Copysets proposed another approach/perspective for data replication, than the traditional random replication. In random replication, N nodes are selected randomly from the cluster to store a data chunk. Random replication provides a strong protection against uncorrelated failures. For each individual chunk, since it can be stored randomly at N nodes in the cluster, it is quite resilient to data loss. However, when we consider all data chunks, any N node failure will almost lead to loss of some chunks, as long as these chunks happen to be replicated at these exact N nodes. For certain large scale deployments, they prefer to have much less frequent data loss and are willing to achieve that, even at the expense of larger amount of data loss during each data loss.
They introduced the concept of Copysets: a set of unique nodes that are used to store a copy of a chunk. Only when all nodes in a copyset are down will we lose that chunk. By limiting the number of copysets in a cluster, one can reduce the number of data loss probability.
Terms used in the paper
- R: replication factor. Also means the number of replicas of each chunk.

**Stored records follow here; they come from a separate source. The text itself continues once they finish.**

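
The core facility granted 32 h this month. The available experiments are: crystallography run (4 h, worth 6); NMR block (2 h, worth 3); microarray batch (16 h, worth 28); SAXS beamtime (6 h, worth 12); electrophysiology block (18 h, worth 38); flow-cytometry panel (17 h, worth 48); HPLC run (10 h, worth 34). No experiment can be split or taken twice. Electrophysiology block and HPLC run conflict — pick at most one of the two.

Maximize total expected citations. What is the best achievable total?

88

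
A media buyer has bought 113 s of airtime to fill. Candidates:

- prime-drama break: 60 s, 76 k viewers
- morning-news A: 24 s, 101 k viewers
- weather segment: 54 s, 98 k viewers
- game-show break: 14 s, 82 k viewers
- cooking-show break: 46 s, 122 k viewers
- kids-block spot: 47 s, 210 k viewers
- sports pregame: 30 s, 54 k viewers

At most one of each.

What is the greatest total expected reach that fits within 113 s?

414

Taking the top-ratio spots first gives morning-news A + game-show break + kids-block spot for 393 (85 s).
Replace morning-news A with cooking-show break: the trade gains 21 net, giving 414 at 107 s.
Every other selection either busts 113 s or fails to beat 414.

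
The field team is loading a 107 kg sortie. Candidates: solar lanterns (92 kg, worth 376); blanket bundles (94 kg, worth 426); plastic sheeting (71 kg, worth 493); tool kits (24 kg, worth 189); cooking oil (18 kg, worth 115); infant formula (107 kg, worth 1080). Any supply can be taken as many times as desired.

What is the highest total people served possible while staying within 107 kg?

Taking infant formula: 107 kg used, 1080 in people served.

1080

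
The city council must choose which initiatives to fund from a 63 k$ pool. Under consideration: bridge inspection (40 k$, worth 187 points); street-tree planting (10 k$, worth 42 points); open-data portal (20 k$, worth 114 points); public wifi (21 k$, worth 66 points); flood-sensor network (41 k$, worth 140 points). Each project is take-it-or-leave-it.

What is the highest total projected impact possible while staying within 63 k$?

301

The ratio ordering already packs tightly: bridge inspection + open-data portal, 60 k$, 301.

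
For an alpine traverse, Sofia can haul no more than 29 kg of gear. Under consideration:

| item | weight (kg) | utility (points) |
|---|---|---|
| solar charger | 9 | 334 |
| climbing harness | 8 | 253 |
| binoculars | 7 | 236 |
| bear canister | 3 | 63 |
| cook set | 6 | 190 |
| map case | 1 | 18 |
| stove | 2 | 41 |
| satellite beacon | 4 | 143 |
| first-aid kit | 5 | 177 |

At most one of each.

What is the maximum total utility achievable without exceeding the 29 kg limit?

1000

Taking the top-ratio items first gives solar charger + binoculars + bear canister + map case + satellite beacon + first-aid kit for 971 (29 kg).
The 8 kg tied up in bear canister and map case and satellite beacon is better spent on climbing harness — total rises to 1000 (29 kg).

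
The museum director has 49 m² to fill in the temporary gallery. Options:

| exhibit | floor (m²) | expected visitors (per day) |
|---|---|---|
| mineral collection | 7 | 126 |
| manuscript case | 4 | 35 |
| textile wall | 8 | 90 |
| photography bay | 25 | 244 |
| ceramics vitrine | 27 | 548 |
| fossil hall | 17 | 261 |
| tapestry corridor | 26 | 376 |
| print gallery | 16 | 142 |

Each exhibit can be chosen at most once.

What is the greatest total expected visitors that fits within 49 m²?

844

The ratio heuristic lands on mineral collection + manuscript case + textile wall + ceramics vitrine (799) but leaves 3 m² idle.
The 15 m² tied up in mineral collection and textile wall is better spent on fossil hall — total rises to 844 (48 m²).
Next best is ceramics vitrine + fossil hall at 809 (44 m²) — short by 35.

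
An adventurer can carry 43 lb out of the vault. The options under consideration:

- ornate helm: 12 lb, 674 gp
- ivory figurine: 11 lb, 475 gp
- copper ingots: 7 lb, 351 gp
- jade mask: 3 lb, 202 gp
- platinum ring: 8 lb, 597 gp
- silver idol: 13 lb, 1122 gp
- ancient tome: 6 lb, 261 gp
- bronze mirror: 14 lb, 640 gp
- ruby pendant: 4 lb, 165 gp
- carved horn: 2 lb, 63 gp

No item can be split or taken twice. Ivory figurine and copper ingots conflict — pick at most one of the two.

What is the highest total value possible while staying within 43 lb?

2946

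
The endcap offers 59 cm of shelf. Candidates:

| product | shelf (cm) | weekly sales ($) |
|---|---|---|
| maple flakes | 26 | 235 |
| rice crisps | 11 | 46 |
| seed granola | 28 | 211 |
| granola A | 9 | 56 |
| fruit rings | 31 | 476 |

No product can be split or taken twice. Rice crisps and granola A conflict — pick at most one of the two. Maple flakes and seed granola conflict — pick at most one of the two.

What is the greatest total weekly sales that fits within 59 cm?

711

Ranking by ratio (weekly sales/cm): fruit rings 15.35, maple flakes 9.04, seed granola 7.54.
Taking maple flakes + fruit rings: 57 cm used, 711 in weekly sales.
Next best is seed granola + fruit rings at 687 (59 cm) — short by 24.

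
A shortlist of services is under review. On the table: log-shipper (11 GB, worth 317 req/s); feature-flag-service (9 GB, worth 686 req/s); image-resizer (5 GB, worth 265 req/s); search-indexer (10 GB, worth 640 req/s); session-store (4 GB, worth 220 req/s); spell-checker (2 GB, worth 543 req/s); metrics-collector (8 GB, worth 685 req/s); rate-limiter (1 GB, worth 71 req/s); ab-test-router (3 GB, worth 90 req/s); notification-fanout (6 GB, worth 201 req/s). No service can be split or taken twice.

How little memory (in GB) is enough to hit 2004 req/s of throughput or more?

22

Look for the lowest-memory combination reaching 2004.
feature-flag-service + spell-checker + metrics-collector + ab-test-router: 2004 throughput at 22 GB.
Below 22 GB the best achievable stays under 2004.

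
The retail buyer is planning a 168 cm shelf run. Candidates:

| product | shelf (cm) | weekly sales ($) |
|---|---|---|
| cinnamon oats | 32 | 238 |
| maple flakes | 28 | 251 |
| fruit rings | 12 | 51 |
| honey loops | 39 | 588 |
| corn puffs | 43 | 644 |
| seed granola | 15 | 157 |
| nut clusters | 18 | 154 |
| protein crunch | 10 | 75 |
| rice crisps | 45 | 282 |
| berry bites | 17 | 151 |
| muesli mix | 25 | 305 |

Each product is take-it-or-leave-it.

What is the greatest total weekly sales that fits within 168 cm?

By weekly sales per cm: honey loops 15.08, corn puffs 14.98, muesli mix 12.20 lead.
The ratio heuristic lands on maple flakes + honey loops + corn puffs + seed granola + berry bites + muesli mix (2096) but leaves 1 cm idle.
The 17 cm tied up in berry bites is better spent on nut clusters — total rises to 2099 (168 cm).
An exhaustive check of the 2048 subsets confirms 2099.

2099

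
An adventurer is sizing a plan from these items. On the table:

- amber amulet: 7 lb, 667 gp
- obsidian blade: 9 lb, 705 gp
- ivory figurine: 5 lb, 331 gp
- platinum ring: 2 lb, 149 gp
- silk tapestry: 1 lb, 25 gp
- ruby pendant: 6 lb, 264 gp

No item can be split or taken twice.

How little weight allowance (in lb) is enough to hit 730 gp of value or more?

9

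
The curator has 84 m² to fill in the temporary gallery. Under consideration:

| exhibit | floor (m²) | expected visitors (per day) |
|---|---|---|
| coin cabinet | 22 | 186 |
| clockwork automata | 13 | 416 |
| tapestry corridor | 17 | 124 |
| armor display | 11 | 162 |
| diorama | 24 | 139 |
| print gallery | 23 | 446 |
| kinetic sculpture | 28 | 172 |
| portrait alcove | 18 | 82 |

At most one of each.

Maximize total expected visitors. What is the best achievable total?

Greedy by ratio would take coin cabinet + clockwork automata + armor display + print gallery: 69 m² used, total 1210.
The 22 m² tied up in coin cabinet is better spent on tapestry corridor + portrait alcove — total rises to 1230 (82 m²).

1230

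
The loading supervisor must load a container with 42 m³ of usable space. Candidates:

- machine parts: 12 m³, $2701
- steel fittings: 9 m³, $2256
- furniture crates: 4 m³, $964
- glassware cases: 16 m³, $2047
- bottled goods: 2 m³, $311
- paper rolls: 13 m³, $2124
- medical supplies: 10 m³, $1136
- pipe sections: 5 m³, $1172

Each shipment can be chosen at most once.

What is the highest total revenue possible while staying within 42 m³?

8564

By revenue per m³: steel fittings 250.67, furniture crates 241.00, pipe sections 234.40, machine parts 225.08 lead.
Greedy by ratio would take machine parts + steel fittings + furniture crates + bottled goods + medical supplies + pipe sections: 42 m³ used, total 8540.
Dropping furniture crates and medical supplies frees 14 m³; slotting in paper rolls (13 m³) lifts the total to 8564 at 41 m³.
The closest alternative, machine parts + steel fittings + furniture crates + bottled goods + medical supplies + pipe sections, reaches only 8540.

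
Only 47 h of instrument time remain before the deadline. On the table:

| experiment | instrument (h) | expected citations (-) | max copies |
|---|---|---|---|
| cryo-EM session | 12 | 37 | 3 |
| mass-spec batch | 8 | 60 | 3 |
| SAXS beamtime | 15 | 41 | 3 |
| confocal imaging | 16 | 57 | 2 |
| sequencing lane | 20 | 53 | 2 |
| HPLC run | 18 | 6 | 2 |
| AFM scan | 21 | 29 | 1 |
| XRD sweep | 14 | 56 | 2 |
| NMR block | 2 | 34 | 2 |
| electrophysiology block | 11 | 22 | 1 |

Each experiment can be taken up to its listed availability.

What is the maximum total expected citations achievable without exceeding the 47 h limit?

Filling by ratio: 3×mass-spec batch + XRD sweep + 2×NMR block for 304, with 5 h left unused.
Dropping XRD sweep frees 14 h; slotting in confocal imaging (16 h) lifts the total to 305 at 44 h.
Every other selection either busts 47 h or exceeds an availability limit or fails to beat 305.

305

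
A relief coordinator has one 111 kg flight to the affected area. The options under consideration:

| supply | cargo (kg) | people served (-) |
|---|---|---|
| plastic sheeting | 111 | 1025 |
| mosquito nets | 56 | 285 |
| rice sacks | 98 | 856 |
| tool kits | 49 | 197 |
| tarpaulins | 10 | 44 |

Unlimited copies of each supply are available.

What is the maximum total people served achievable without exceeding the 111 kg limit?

1025

Best packing: plastic sheeting — 111 kg, 1025 total.
That's the maximum — no swap from here does better than 1025.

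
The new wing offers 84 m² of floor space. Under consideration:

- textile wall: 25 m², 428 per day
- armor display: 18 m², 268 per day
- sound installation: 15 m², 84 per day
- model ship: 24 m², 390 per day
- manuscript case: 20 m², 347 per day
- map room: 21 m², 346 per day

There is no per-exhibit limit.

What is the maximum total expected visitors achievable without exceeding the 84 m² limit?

1431

Taking the top-ratio exhibits first gives 4×manuscript case for 1388 (80 m²).
Dropping manuscript case frees 20 m²; slotting in model ship (24 m²) lifts the total to 1431 at 84 m².
No other feasible combination exceeds 1431.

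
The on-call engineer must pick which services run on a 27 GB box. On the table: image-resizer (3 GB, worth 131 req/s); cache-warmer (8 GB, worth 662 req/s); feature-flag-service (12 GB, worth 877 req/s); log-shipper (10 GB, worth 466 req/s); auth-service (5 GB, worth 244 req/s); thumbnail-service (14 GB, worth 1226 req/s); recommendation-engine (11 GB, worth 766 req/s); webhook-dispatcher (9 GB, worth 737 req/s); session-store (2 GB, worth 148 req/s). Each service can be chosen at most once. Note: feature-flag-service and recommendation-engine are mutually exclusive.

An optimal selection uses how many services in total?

4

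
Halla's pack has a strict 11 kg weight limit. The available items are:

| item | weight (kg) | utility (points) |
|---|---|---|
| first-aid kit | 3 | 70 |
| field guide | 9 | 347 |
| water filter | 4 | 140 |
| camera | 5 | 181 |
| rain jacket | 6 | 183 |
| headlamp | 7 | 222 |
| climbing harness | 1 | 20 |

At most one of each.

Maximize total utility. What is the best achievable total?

Field guide + climbing harness uses 10 of the 11 kg and totals 367.

367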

- Copyset: a set of R unique nodes, to store a chunk
- N: the number of nodes in a cluster
- S: scatter width. Each node's data is split uniformly across a group of S other nodes.
- P: the number of permutations used, to generate the copysets. P = S/(R-1)
How it works
- Use permutations, P times, to generate copysets.
- Each copyset overlaps with another by only one node.
- The copysets covers all nodes equally, for load balancing.
- Pick a random node in the cluster as the primary node. The other replicas can be placed on the nodes of a randomly chosen copyset that contains the primary node.
- This paper is not easy to follow. The scatter width and the copyset are not easy to understand simultaneously.
- The introduction of the abbreviations makes the paper harder to understand. I forgot what P stands for when reading the paper.
- The paper cited from their collaborators in large paragraphs, to help motivate their work. I find this can be done in a more professional approach.
- A lot of simulation results. Quite surprised to see in a full ATC paper. The evaluation on HDFS/RAMCloud was quite light.